The New 'Normal' Prices

Several buyers and suppliers I've spoken with over the past few months have mentioned they're holding out hope that the saying "what goes up must come down" will apply to seafood prices in the next year. But according to a report released late last week on global commodity food prices, no one in the food industry should hold their breath.

Food prices may come down from their current peaks, but the increases already seen in the real cost of food represent a permanent change, according to "Food and Beverage 2012 - a taste of things to come," from Deloitte Touche Tohmatsu, a worldwide network of independent firms providing auditing, consulting, financial advisory and risk management services.

The United Nations' Food and Agriculture Organization reports that the global food price index rose 40 percent in 2007, compared to only 9 percent in 2006. The shocking outcome of this has been seen at violent consumer protests around the globe. The increased cost of basic commodities and a heightened awareness of the security of the food supply could have a profound effect on consumer behavior, retail strategy and suppliers' response, the report notes.

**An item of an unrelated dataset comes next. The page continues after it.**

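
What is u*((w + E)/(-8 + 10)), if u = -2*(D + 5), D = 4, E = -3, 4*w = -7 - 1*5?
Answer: 54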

It's no surprise that restaurants are struggling: I recently witnessed the closure of a T.G.I. Friday's and Chili's restaurant (both opened in the past year or so) close to my home. The consumer shift from eating out to dining at home means retailers will be forced to respond with a focus on lower-priced private-label brands and discount products and consumers will be shopping at lower-priced retailers, predicts Bruce Westbrook, Deloitte's consumer products consulting leader in the United States.

The rise in global commodity prices may be a silver-lining for seafood retailers, who have always worked on tight margins. Price inflation presents retailers with an opportunity to protect and enhance margins as consumers become more accepting of price increases, notes Pat Controy, vice chairman of Deloitte's U.S. consumer products leader. Retailers and suppliers must continue to differentiate their products from competitors to survive, adds Conroy.

So what goes up will not necessarily come down when it comes to food prices, a situation that retailers and consumers alike will struggle to deal with in the year to come.